Coronavirus disease 2019 (COVID-19) is caused by severe acute respiratory syndrome coronavirus 2 (SARS-CoV-2)¹. The rapid development of highly effective vaccines^2,3 against SARS-CoV-2 has altered the trajectory of the pandemic, and antiviral therapeutics⁴ have further reduced the number of COVID-19 hospitalizations and deaths. Coronaviruses are enveloped, positive-sense, single-stranded RNA viruses that encode various structural and non-structural proteins, including those critical for viral RNA replication and evasion from innate immunity⁵. Here we report the discovery and development of a first-in-class non-covalent small-molecule inhibitor of the viral guanine-N7 methyltransferase (MTase) NSP14. High-throughput screening identified RU-0415529, which inhibited SARS-CoV-2 NSP14 by forming a unique ternary S-adenosylhomocysteine (SAH)-bound complex. Hit-to-lead optimization of RU-0415529 resulted in TDI-015051 with a dissociation constant (K_d) of 61 pM and a half-maximal effective concentration (EC₅₀) of 11 nM, inhibiting virus infection in a cell-based system.
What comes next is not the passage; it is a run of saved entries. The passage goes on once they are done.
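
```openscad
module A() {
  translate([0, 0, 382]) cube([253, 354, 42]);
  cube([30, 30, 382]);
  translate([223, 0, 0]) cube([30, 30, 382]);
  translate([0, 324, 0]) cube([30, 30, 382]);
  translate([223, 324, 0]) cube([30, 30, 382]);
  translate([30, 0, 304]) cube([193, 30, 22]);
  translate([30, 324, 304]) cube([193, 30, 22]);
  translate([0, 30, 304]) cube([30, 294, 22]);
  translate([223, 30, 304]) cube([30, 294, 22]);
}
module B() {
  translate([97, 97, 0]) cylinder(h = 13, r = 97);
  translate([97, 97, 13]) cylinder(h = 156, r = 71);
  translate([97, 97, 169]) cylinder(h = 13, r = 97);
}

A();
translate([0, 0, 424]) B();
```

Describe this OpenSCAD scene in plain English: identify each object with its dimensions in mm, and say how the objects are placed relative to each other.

A is a simple wooden stool: a rectangular seat 253 mm (x) by 354 mm (y), 42 mm thick, top face at z = 424 mm, on four square legs, each 30×30 mm in cross-section. The legs rest on z = 0, each flush with a corner of the seat. Four stretchers, 30 mm wide and 22 mm tall, connect adjacent legs with their undersides at z = 304 mm, each running between the inner faces of the legs it joins and aligned with the legs' outer faces on the other axis.

B is a spool: two coaxial disc flanges of radius 97 mm and thickness 13 mm, joined by a core cylinder of radius 71 mm and height 156 mm. The lower flange rests on z = 0 and the three cylinders share a vertical axis.

The spool is on top of the stool.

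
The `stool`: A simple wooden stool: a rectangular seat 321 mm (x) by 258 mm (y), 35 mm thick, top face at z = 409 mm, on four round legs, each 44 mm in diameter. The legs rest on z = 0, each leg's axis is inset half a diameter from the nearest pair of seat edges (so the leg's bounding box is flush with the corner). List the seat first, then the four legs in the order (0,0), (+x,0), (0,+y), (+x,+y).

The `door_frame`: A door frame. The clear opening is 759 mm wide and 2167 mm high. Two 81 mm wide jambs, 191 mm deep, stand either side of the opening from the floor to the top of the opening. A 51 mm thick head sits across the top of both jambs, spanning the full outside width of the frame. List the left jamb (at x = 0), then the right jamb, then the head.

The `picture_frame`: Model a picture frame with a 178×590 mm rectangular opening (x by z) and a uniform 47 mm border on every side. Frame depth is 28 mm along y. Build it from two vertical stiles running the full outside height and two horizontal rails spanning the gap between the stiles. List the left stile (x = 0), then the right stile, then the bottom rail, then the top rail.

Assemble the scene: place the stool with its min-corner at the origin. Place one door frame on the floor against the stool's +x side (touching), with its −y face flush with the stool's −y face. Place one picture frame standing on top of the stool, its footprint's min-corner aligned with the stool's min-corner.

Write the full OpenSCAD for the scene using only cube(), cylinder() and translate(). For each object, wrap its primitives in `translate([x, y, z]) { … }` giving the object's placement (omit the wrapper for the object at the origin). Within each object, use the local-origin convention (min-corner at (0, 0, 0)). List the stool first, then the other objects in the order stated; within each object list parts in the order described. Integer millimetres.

translate([0, 0, 374]) cube([321, 258, 35]);
translate([22, 22, 0]) cylinder(h = 374, r = 22);
translate([299, 22, 0]) cylinder(h = 374, r = 22);
translate([22, 236, 0]) cylinder(h = 374, r = 22);
translate([299, 236, 0]) cylinder(h = 374, r = 22);
translate([321, 0, 0]) {
  cube([81, 191, 2167]);
  translate([840, 0, 0]) cube([81, 191, 2167]);
  translate([0, 0, 2167]) cube([921, 191, 51]);
}
translate([0, 0, 409]) {
  cube([47, 28, 684]);
  translate([225, 0, 0]) cube([47, 28, 684]);
  translate([47, 0, 0]) cube([178, 28, 47]);
  translate([47, 0, 637]) cube([178, 28, 47]);
}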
TDI-015051 also inhibited viral replication in primary small airway epithelial cells and in a transgenic mouse model of SARS CoV-2 infection with an efficacy comparable with the FDA-approved reversible covalent protease inhibitor nirmatrelvir⁶. The inhibition of viral cap methylases as an antiviral strategy is also adaptable to other pandemic viruses.
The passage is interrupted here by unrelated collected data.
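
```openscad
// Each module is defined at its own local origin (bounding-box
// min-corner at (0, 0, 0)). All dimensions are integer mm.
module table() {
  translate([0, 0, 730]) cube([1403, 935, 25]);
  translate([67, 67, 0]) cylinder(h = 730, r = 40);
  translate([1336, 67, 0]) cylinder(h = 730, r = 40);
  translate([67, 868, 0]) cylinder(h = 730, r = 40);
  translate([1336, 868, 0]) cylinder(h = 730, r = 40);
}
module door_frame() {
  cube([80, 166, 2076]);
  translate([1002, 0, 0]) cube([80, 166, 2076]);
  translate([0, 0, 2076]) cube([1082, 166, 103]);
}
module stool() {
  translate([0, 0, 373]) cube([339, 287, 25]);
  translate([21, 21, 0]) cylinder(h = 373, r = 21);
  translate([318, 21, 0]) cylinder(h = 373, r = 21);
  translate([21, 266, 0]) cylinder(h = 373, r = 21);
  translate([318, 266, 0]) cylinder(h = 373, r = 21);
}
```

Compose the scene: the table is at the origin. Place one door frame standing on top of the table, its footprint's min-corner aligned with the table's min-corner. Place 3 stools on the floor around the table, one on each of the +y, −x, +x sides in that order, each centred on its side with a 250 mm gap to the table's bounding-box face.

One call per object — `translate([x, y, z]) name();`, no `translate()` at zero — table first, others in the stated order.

table();
translate([0, 0, 755]) door_frame();
translate([532, 1185, 0]) stool();
translate([-589, 324, 0]) stool();
translate([1653, 324, 0]) stool();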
2019 冠状病毒病 （COVID-19） 由严重急性呼吸系统综合症冠状病毒 2 （SARS-CoV-2）¹ 引起。针对 SARS-CoV-2 的高效疫苗^2,3 的快速开发改变了大流行的轨迹，而抗病毒疗法⁴ 进一步减少了 COVID-19 住院和死亡人数。冠状病毒是有包膜的正义单链 RNA 病毒，编码各种结构和非结构蛋白，包括对病毒 RNA 复制和逃避先天免疫至关重要的蛋白⁵。在这里，我们报道了病毒鸟嘌呤-N7 甲基转移酶 （MTase） NSP14 的同类首创非共价小分子抑制剂的发现和开发。高通量筛选确定了 RU-0415529，它通过形成独特的三元 S-腺苷同型半胱氨酸 （SAH） 结合复合物来抑制 SARS-CoV-2 NSP14。RU-0415529 的苗头化合物到先导化合物优化导致 TDI-015051 的解离常数 （K_d） 为 61 pM，半数最大有效浓度 （EC₅₀） 为 11 nM，抑制了基于细胞的系统中的病毒感染。TDI-015051 还抑制原代小气道上皮细胞和 SARS CoV-2 感染转基因小鼠模型中的病毒复制，其疗效与 FDA 批准的可逆共价蛋白酶抑制剂 nirmatrelvir⁶ 相当。抑制病毒帽甲基化酶作为一种抗病毒策略也适用于其他大流行性病毒。